La sécurité routière dans la région de Bassano n’est plus une simple ligne dans le budget. C’est devenu un véritable baromètre de la capacité des institutions à anticiper les évolutions de la mobilité et à intervenir avant que les urgences ne se transforment en tragédies.
D’après les chiffres publiés par l’ISTAT pour 2025, plus de 80 000 accidents sont enregistrés au cours du premier semestre, entraînant plus de 1 000 décès. Bien que cela représente une baisse par rapport à l’année précédente, l’objectif européen de réduire de moitié le nombre de morts d’ici 2030 reste ambitieux. En Vénétie, des progrès sont visibles en matière de mortalité, mais le nombre de blessés et l’impact social demeurent préoccupants. C’est dans ce contexte que se situe la réalité de Bassano.
La province de Vicence, qui gère plus de 1 000 kilomètres de routes provinciales, joue un rôle clé. Ces routes, conçues pour un trafic moins dense, sont désormais le passage habituel de nombreux navetteurs, de poids lourds, et d’usagers vulnérables.
Pour 2025, la province a prévu plus de 8 millions d’euros pour 38 projets de sécurisation, portant la valeur totale des travaux à plus de 27 millions. Ces réalisations incluent des ronds-points dans les zones critiques, de nouveaux passages piétonniers éclairés, ainsi que des trottoirs et des pistes cyclables. Ces interventions illustrent une approche évolutive, moins focalisée sur l’automobile et davantage sur la sécurité des usagers fragiles.
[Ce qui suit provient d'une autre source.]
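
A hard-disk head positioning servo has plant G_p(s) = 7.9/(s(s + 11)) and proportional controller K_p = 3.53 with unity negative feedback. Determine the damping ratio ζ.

With unity feedback the closed-loop characteristic equation is s² + 11s + 3.53·7.9 = s² + 11s + 27.89 = 0.
Matching s² + 2ζω_n s + ω_n²: ω_n = √27.89 = 5.281 rad/s and 2ζω_n = 11, so ζ = 11/(2·5.281) = 1.04.

ζ = 1.04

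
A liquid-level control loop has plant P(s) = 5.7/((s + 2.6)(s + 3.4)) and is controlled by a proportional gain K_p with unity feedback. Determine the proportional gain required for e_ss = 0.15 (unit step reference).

K_p = 8.79

Steady-state error for a unit step on this type-0 loop is 1/(1 + K_p·P(0)).
P(0) = 0.6448. Require 1/(1 + K_p·0.6448) = 0.15, so 1 + 0.6448·K_p = 6.667.
K_p = (6.667 − 1)/0.6448 = 8.79.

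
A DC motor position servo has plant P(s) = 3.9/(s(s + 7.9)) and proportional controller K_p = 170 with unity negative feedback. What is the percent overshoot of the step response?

61.4%

From 1 + K_pP(s) = 0: s² + 7.9s + 663 = 0 ⇒ ω_n = 25.75, ζ = 0.1534.
%OS = 100·exp(−πζ/√(1−ζ²)) = 100·exp(−π·0.1534/√0.9765) = 61.4%.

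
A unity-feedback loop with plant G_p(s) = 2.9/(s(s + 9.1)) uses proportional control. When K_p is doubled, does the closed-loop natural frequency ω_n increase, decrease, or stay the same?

ω_n = √(2.9·K_p), which grows with K_p.

increase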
Dans la zone de Bassano del Grappa, les enjeux se font également sentir : des carrefours congestionnés aux heures de pointe, des intersections nécessitant une meilleure visibilité, et des sections hors agglomération où la vitesse reste problématique. Les ronds-points ne sont plus de simples aménagements routiers, mais des dispositifs de prévention. L’éclairage d’un passage piéton devient un investissement crucial pour sauver des vies.
Cependant, la sécurité ne se limite pas aux chantiers. Bien que les infrastructures contribuent à réduire les risques, la majorité des accidents est souvent liée à la distraction, au téléphone portable, et à la vitesse excessive. La culture de la conduite demeure un défi majeur.
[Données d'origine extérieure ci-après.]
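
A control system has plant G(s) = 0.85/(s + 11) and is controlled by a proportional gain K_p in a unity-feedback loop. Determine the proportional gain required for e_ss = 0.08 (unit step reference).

Steady-state error for a unit step on this type-0 loop is 1/(1 + K_p·G(0)).
G(0) = 0.07727. Require 1/(1 + K_p·0.07727) = 0.08, so 1 + 0.07727·K_p = 12.5.
K_p = (12.5 − 1)/0.07727 = 149.

K_p = 149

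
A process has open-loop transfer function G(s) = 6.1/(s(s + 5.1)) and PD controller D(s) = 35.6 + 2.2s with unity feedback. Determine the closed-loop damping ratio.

Forward path: (35.6 + 2.2s)·6.1/(s(s+5.1)). The closed-loop characteristic equation is s² + (5.1 + 6.1·2.2)s + 6.1·35.6 = 0.
That is s² + 18.52s + 217.2 = 0, so ω_n = 14.74 rad/s and ζ = 18.52/(2·14.74) = 0.6284.

ζ = 0.628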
La région Bassano, carrefour entre la plaine et la zone préalpine, fait face à des défis en matière de mobilité qui nécessitent une vision intégrée : urbanisme réfléchi, transports publics efficaces, trajets sécurisés entre la maison et l’école, et contrôles appropriés. Le véritable enjeu réside dans le passage d’une logique réactive—intervenir après coup—à une approche prédictive, s’appuyant sur des données actualisées et des cartographies précises des zones à risque.
La province a investi de manière significative et a élaboré divers projets. Il est désormais crucial d’assurer la continuité, la transparence des délais, et surtout de favoriser une collaboration entre les collectivités locales, les forces de l’ordre, et les citoyens. La sécurité routière ne peut pas être déléguée : c’est un contrat social. Sur les routes de Bassano, la qualité de ce contrat est mesurée au quotidien.
Points importants à retenir
- La sécurité routière est un enjeu institutionnel majeur, s’inscrivant dans une dynamique d’anticipation.
- En 2025, la province de Vicence investit massivement dans l’amélioration des infrastructures routières.
- Le défi culturel autour de la conduite est central pour réduire les accidents.
- Une vision intégrée de la mobilité prend en compte urbanisme, transports publics et sécurité routière.
- La collaboration entre les différentes parties prenantes est essentielle pour améliorer la sécurité des routes.
La sécurité routière ne se limite pas à la construction de nouvelles routes ou à des projets d’infrastructure. Elle nécessite une réflexion collective sur la manière dont nous, en tant que société, abordons la conduite. En tant que citoyenne, j’observe que chaque incident fait remonter des questions sur notre responsabilité collective. Comment promouvoir une culture de la prudence qui prenne racine dans notre quotidien ? Pour réduire ces chiffres alarmants, il nous incombe à tous de participer à ce changement de mentalité, car chaque geste compte sur la route.